With an architecture in place, we are on a great start, but there is another problem that we are aware of prior to starting the training process. One, we would like to have more training data, and second, the data is heavily skewed towards a single class.

To solve the first problem, we use a popular technique in image classification called data augmentation, where we artificially create extra training data by randomly applying a combination of rotations, flips, and scaling operations on the existing data.

To solve the second problem, we used the class-balanced cross-entropy loss function that introduces a weighting factor that is inversely proportional to the effective number of samples. The equation to select the effective number of samples is \(E_{n_i} = (1 - \beta)^{n_i} / (1 - \beta)\) where \(n_i\) is the number of samples in class \(i\) and \(\beta\) is 0.9999.


We decided to use an 80/20 split training/validation split and the validation accuracy to guide the model selection process. We performed a stratified split so that the training and validation data have roughly the same distribution. All of our experiments used a MobileNetV2 feature extractor pre-trained on the ImageNet data set which served as the”backbone” of the model. The classifier or “head” of the model was a dense layer of 5 nodes connected to the feature extractor which, after applying a softmax operation, would output the probability that the input image belonged to each class. For the loss function, we decided to use cross-entropy loss. In order to make comparisons between models consistent, we decided to use the same optimizer and hyperparameters for every model.

We determined that the best combination of augmentations to use were horizontal flips, vertical flips, brightness contrast, and transpose. The following table summarizes the validation accuracy we were able to acquire using different combinations of augmentations and the cross-entropy loss.

Models Validation Accuracy (%)
Baseline (trained only classifier) 76.2
Baseline (trained entire model) 84.4
Baseline + Augmentations 85.8
Baseline + Balanced CE 84.0
Baseline + Balanced CE + Augmentations 85.0

The slight decrease in performance using the class-balanced loss function might be because the validation data has the same distribution as the training data so trying to balance the loss function is counter-productive, however, it may still be beneficial for the test data since that might have a different class distribution.

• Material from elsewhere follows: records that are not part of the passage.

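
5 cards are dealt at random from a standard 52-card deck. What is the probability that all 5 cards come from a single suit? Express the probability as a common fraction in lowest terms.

There are C(52,5) = 2598960 possible 5-card hands.
Hands of one suit: 4 suits × C(13,5) = 4·1287 = 5148.
Probability = 5148/2598960 = 33/16660.

33/16660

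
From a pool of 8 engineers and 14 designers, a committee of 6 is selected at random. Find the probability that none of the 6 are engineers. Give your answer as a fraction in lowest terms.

There are C(22,6) = 74613 possible selections.
Selections with no engineers (all designers): C(14,6) = 3003.
Probability = 3003/74613 = 13/323.

13/323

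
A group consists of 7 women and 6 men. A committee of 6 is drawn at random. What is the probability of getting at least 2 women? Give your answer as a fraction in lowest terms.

1673/1716

Total selections: C(13,6) = 1716.
Favorable selections (at least 2 women): C(7,2)·C(6,4) + C(7,3)·C(6,3) + C(7,4)·C(6,2) + C(7,5)·C(6,1) + C(7,6)·C(6,0) = 315 + 700 + 525 + 126 + 7 = 1673.
Probability = 1673/1716.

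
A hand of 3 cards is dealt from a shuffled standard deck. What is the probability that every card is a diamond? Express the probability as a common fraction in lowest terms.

11/850

There are C(52,3) = 22100 possible 3-card hands.
Hands that are all diamonds: C(13,3) = 286.
Probability = 286/22100 = 11/850.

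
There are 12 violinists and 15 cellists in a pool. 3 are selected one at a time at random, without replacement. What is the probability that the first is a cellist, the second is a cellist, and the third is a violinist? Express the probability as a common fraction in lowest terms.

Multiply the conditional probabilities at each draw: 15/27 · 14/26 · 12/25 = 2520/17550 = 28/195.

28/195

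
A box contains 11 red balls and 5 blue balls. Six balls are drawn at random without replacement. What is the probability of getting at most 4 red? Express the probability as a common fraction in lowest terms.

17/26

Total selections: C(16,6) = 8008.
Count the complement (more than 4 red): C(11,5)·C(5,1) + C(11,6)·C(5,0) = 2310 + 462 = 2772.
Probability = 1 − 2772/8008 = 5236/8008 = 17/26.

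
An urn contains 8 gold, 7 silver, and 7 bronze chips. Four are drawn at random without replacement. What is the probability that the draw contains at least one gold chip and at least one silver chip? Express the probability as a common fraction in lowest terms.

712/1045

There are C(22,4) = 7315 possible draws.
By inclusion-exclusion on the complements, draws missing all gold or all silver: C(14,4) + C(15,4) − C(7,4) = 1001 + 1365 − 35 = 2331.
So draws with at least one of each: 7315 − 2331 = 4984, probability 4984/7315 = 712/1045.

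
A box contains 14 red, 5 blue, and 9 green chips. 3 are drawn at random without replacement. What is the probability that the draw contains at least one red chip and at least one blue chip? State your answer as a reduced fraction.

There are C(28,3) = 3276 possible draws.
By inclusion-exclusion on the complements, draws missing all red or all blue: C(14,3) + C(23,3) − C(9,3) = 364 + 1771 − 84 = 2051.
So draws with at least one of each: 3276 − 2051 = 1225, probability 1225/3276 = 175/468.

175/468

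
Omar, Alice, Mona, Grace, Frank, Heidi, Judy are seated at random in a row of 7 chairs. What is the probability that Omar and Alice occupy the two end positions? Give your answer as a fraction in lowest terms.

1/21

There are 7! = 5040 arrangements.
Place Omar and Alice at the ends in 2 ways, arrange the remaining 5 in 5! = 120 ways: 2·120 = 240.
Probability = 240/5040 = 1/21.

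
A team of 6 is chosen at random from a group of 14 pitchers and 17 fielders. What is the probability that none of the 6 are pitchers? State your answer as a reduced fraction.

There are C(31,6) = 736281 possible selections.
Selections with no pitchers (all fielders): C(17,6) = 12376.
Probability = 12376/736281 = 136/8091.

136/8091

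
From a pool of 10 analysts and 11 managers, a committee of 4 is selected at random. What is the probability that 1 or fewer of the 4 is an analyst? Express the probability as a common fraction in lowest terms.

Total selections: C(21,4) = 5985.
Favorable selections (1 or fewer analyst): C(10,0)·C(11,4) + C(10,1)·C(11,3) = 330 + 1650 = 1980.
Probability = 1980/5985 = 44/133.

44/133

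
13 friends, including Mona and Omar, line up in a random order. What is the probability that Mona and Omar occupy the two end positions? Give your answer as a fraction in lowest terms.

1/78

There are 13! = 6227020800 arrangements.
Place Mona and Omar at the ends in 2 ways, arrange the remaining 11 in 11! = 39916800 ways: 2·39916800 = 79833600.
Probability = 79833600/6227020800 = 1/78.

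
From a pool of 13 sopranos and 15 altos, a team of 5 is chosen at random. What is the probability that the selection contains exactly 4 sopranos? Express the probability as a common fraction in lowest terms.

Total number of selections: C(28,5) = 98280.
Selections with exactly 4 sopranos: choose 4 of the 13 sopranos and 1 of the 15 altos, C(13,4)·C(15,1) = 715·15 = 10725.
Probability = 10725/98280 = 55/504.

55/504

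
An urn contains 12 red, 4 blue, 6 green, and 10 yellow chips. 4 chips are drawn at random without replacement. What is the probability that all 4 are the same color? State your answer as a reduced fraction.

There are C(32,4) = 35960 ways to draw 4 chips.
All same color: C(12,4) + C(4,4) + C(6,4) + C(10,4) = 495 + 1 + 15 + 210 = 721.
Probability = 721/35960.

721/35960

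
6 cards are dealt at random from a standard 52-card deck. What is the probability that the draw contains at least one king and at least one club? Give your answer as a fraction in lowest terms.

There are C(52,6) = 20358520 possible draws.
By inclusion-exclusion on the complements, draws missing all kings or all clubs: C(48,6) + C(39,6) − C(36,6) = 12271512 + 3262623 − 1947792 = 13586343.
So draws with at least one of each: 20358520 − 13586343 = 6772177, probability 6772177/20358520.

6772177/20358520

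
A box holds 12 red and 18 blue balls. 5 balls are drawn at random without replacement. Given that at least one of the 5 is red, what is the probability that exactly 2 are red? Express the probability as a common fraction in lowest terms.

2992/7441

Work in counts. Selections with at least one red: C(30,5) − C(18,5) = 142506 − 8568 = 133938.
Of those, selections where exactly 2 are red: C(12,2)·C(18,3) = 66·816 = 53856.
Conditional probability = 53856/133938 = 2992/7441.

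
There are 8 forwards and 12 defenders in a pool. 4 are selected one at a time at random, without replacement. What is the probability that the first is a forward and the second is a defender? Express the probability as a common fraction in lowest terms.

24/95

Multiply the conditional probabilities at each draw: 8/20 · 12/19 = 96/380 = 24/95.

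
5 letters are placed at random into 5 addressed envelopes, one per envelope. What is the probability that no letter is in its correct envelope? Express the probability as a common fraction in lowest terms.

There are 5! = 120 assignments.
By inclusion-exclusion, assignments with no fixed points: C(5,0)·5! − C(5,1)·4! + C(5,2)·3! − C(5,3)·2! + C(5,4)·1! − C(5,5)·0! = 44.
Probability = 44/120 = 11/30.

11/30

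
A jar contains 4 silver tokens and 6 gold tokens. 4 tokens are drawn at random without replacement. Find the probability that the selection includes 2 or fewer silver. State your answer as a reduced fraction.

37/42

Total selections: C(10,4) = 210.
Count the complement (more than 2 silver): C(4,3)·C(6,1) + C(4,4)·C(6,0) = 24 + 1 = 25.
Probability = 1 − 25/210 = 185/210 = 37/42.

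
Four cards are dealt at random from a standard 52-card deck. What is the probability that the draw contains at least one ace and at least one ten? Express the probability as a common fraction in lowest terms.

There are C(52,4) = 270725 possible draws.
By inclusion-exclusion on the complements, draws missing all aces or all tens: C(48,4) + C(48,4) − C(44,4) = 194580 + 194580 − 135751 = 253409.
So draws with at least one of each: 270725 − 253409 = 17316, probability 17316/270725 = 1332/20825.

1332/20825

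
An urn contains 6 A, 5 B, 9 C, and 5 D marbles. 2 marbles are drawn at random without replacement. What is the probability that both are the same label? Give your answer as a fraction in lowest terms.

There are C(25,2) = 300 ways to draw 2 marbles.
All same label: C(6,2) + C(5,2) + C(9,2) + C(5,2) = 15 + 10 + 36 + 10 = 71.
Probability = 71/300.

71/300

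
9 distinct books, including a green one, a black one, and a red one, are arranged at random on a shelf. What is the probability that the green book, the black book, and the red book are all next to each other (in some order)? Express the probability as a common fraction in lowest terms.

There are 9! = 362880 arrangements.
Treat the three as one block: 7! placements × 3! orders within the block = 5040·6 = 30240.
Probability = 30240/362880 = 1/12.

1/12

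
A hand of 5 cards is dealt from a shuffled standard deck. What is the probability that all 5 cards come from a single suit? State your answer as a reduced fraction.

There are C(52,5) = 2598960 possible 5-card hands.
Hands of one suit: 4 suits × C(13,5) = 4·1287 = 5148.
Probability = 5148/2598960 = 33/16660.

33/16660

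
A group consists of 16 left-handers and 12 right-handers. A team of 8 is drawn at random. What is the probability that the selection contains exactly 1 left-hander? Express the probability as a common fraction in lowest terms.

Total number of selections: C(28,8) = 3108105.
Selections with exactly 1 left-hander: choose 1 of the 16 left-handers and 7 of the 12 right-handers, C(16,1)·C(12,7) = 16·792 = 12672.
Probability = 12672/3108105 = 128/31395.

128/31395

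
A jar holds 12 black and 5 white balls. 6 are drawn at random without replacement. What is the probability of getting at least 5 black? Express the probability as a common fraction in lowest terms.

1221/3094

There are C(17,6) = 12376 ways to choose the 6.
Favorable selections (at least 5 black): C(12,5)·C(5,1) + C(12,6)·C(5,0) = 3960 + 924 = 4884.
Probability = 4884/12376 = 1221/3094.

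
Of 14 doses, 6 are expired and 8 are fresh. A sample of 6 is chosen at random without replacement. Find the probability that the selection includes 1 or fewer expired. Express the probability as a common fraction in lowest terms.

4/33

Total selections: C(14,6) = 3003.
Favorable selections (1 or fewer expired): C(6,0)·C(8,6) + C(6,1)·C(8,5) = 28 + 336 = 364.
Probability = 364/3003 = 4/33.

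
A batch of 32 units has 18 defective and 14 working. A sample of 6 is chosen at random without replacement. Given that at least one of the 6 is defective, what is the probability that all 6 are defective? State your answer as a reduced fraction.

Work in counts. Selections with at least one defective: C(32,6) − C(14,6) = 906192 − 3003 = 903189.
Of those, selections where all 6 are defective: C(18,6) = 18564.
Conditional probability = 18564/903189 = 884/43009.

884/43009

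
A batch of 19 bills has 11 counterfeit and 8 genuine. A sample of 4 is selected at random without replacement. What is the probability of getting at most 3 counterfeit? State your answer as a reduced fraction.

591/646

Total selections: C(19,4) = 3876.
The complement is exactly 4 counterfeit: C(11,4)·C(8,0) = 330.
Probability = 1 − 330/3876 = 3546/3876 = 591/646.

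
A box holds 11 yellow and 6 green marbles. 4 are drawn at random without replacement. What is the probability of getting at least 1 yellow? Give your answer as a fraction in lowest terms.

Total selections: C(17,4) = 2380.
Favorable selections (at least 1 yellow): C(11,1)·C(6,3) + C(11,2)·C(6,2) + C(11,3)·C(6,1) + C(11,4)·C(6,0) = 220 + 825 + 990 + 330 = 2365.
Probability = 2365/2380 = 473/476.

473/476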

Finally, we tested the performance of our model using test time augmentation and the results are summarized in the following table:

Models Test Accuracy (%)
With Test Time Augmentation Without Test Time Augmentation
Baseline + Augmentations 85.9 88.1
Baseline + Balanced CE + Augmentations 85.2 86.6

Even during test time augmentation, it seems that the balanced cross entropy loss is counter productive to improving the accuracy of the model. Some more information about the general distributions of the diseases as seen in reality may help guide whether or not this is due to a skewed dataset or a reflection of what actually happens.

We were able to improve the performance of the model on the test data up to 88.1, which didn’t quite reach our final goal of 90% accuracy. Using the techniques I outlined in this post, this was the highest score we could achieve. To create a model with even better accuracy, we would need to implement a few other techniques which will be left as a project for another time.